Clough remained employed with Voyager and its successor Transport for seven years to help familiarize the new officials with the existing operation, its local contacts, and the employees who would remain involved in the work. A severance benefit plan does not vest while an employee continues to work for the creator of a benefit plan or for its successor in comparable employment. Parker v. BankAmerica Corp., 50 F.3d 757, 766-67 (9th Cir.1995); Harper V. R.H. Macy, & Co., Inc., 920 F.2d 544, 545-46 (8th Cir.1990). Clough testified at trial that he was retained because he was, “the most knowledgeable in it [sic] I knew most of the customers ... they needed someone who would hold the hands, if you like, of the brokers and agents so that the business was moved smoothly.” Clough also testified that in the final phases of his second contract with Voyager, his primary task was introducing Moore to the customers in the St. Louis area so Moore could assume Clough’s former duties. By the beginning of 1994, Clough’s only service to the company was consulting with its lawyers about lawsuits involving files with which he was familiar. As of 1995 he had no employees reporting to him and no duties to discharge. Severance benefits under the 1987 plan never vested in Clough because his position was never eliminated. Schonholz v. Long Island Jewish Medical Center, 87 F.3d 72, 77 (2nd Cir.1996); Anderson v. John Morrell & Co., 830 F.2d 872, 877 (8th Cir.1987).

Clough argues that his continued eligibility for benefits under the 1987 plan is demonstrated by paragraph six of his 1990 contract which stated that he was entitled to participate in all benefit programs of “the company” (defined elsewhere in the contract as Voyager). Gary Pridgen, who negotiated the contracts with Clough, testified that the purpose of the contracts was to phase Clough out of the business gradually and that the severance plan was never considered by Voyager and never raised by Clough. Paragraph six only refers to benefit programs of Voyager and does not show that Clough is entitled to benefits under the 1987 plan. The paragraph also specifically provides that it is subject to paragraph four which spells out the gradual reduction of Clough’s duties and compensation.

Clough’s contracts with Voyager do not show any clear intent that he be eligible for payments under the 1987 severance plan drawn up by PennCorp.

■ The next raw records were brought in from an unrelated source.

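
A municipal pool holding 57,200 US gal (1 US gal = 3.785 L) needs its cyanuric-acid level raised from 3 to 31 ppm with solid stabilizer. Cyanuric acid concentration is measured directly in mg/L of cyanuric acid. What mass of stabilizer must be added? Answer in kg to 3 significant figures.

Volume: 57,200 US gal × 3.785 L/gal = 216,502 L.
CYA to add: (31 − 3) = 28 mg/L × 216,502 L = 6062 g cyanuric acid.

6.06 kg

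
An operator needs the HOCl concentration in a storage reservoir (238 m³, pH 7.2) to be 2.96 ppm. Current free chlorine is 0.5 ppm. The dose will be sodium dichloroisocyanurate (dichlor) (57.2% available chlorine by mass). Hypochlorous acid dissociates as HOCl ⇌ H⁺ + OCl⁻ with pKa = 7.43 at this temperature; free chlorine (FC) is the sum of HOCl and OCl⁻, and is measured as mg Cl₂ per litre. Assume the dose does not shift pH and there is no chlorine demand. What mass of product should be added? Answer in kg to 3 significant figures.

1.75 kg

Volume: 238 m³ = 238,000 L.
[OCl⁻]/[HOCl] = 10^(pH − pKa) = 10^(7.2 − 7.43) = 0.5888; fraction as HOCl = 1/(1 + 0.5888) = 0.6294.
Free chlorine required for 2.96 ppm HOCl: 2.96 / 0.6294 = 4.703 ppm.
FC to add: 4.703 − 0.5 = 4.203 mg/L as Cl₂.
Cl₂ equivalent: 4.203 mg/L × 238,000 L = 1000 g.
Product at 57.2% available Cl: 1000 / 0.572 = 1749 g.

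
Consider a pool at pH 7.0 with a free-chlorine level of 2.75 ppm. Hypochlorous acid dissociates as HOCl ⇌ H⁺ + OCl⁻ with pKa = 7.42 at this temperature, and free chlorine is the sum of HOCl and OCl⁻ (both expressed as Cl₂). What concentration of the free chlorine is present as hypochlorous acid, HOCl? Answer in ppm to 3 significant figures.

[OCl⁻]/[HOCl] = 10^(pH − pKa) = 10^(7.0 − 7.42) = 10^-0.42 = 0.3802.
Fraction as HOCl = 1 / (1 + 0.3802) = 0.7245.
HOCl = 0.7245 × 2.75 ppm = 1.992 ppm.

1.99 ppm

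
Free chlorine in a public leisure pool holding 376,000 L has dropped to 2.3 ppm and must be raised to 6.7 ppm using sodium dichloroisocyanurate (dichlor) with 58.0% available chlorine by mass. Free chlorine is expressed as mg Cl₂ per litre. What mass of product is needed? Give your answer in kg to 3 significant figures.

2.85 kg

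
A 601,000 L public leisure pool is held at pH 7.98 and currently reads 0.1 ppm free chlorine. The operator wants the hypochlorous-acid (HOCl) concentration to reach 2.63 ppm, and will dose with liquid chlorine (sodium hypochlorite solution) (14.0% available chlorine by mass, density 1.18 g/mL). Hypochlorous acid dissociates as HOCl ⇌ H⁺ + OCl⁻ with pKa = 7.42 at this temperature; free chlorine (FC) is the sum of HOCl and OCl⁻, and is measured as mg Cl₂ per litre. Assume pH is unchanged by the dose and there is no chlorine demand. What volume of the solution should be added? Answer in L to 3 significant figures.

[OCl⁻]/[HOCl] = 10^(pH − pKa) = 10^(7.98 − 7.42) = 3.631; fraction as HOCl = 1/(1 + 3.631) = 0.2159.
Free chlorine required for 2.63 ppm HOCl: 2.63 / 0.2159 = 12.18 ppm.
FC to add: 12.18 − 0.1 = 12.08 mg/L as Cl₂.
Cl₂ equivalent: 12.08 mg/L × 601,000 L = 7259 g.
Product at 14.0% available Cl: 7259 / 0.14 = 51,850 g.
Volume: 51,850 g ÷ 1.18 g/mL = 43,940 mL.

43.9 L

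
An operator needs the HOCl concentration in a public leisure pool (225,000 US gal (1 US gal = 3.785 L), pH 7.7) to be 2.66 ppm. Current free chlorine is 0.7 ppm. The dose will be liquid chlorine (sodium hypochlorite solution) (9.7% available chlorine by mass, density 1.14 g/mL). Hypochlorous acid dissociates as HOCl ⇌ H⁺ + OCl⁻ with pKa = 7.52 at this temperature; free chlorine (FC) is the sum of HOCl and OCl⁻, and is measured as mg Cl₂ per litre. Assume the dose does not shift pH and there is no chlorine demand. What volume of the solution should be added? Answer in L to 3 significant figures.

46.1 L

Volume: 225,000 US gal × 3.785 L/gal = 851,625 L.
[OCl⁻]/[HOCl] = 10^(pH − pKa) = 10^(7.7 − 7.52) = 1.514; fraction as HOCl = 1/(1 + 1.514) = 0.3978.
Free chlorine required for 2.66 ppm HOCl: 2.66 / 0.3978 = 6.686 ppm.
FC to add: 6.686 − 0.7 = 5.986 mg/L as Cl₂.
Cl₂ equivalent: 5.986 mg/L × 851,625 L = 5098 g.
Product at 9.7% available Cl: 5098 / 0.097 = 52,560 g.
Volume: 52,560 g ÷ 1.14 g/mL = 46,100 mL.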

They provided for his continuing employment with ensured compensation while he facilitated the corporate transition. This type of agreement was not reached with any other employee originally eligible under the plan. Seven other individuals still employed in the business inquired in 1991 about their continued eligibility for the 1987 severance plan, and their eligibility was confirmed in a memo from Moore. Clough was not included in the names of the eligible employees, but he was copied on the memo and never objected to not being included and never suggested to Moore that he should have been.

Based on this record, the district court did not err in concluding that Clough was not entitled to severance benefits under the 1987 PennCorp plan. The judgment is therefore affirmed. 
      
      . The Honorable E. Richard Webber, United States District Judge for the Eastern District of Missouri.
     
      
      . In May of 1988, American was purchased by Commercial Credit and its name was changed to Primerica Corporation. In 1991, Voyager's business was transferred to Transport Life Insurance Company, another Primerica subsidiary. Prim-erica eventually purchased Travelers Group, Inc. and adopted the name Travelers.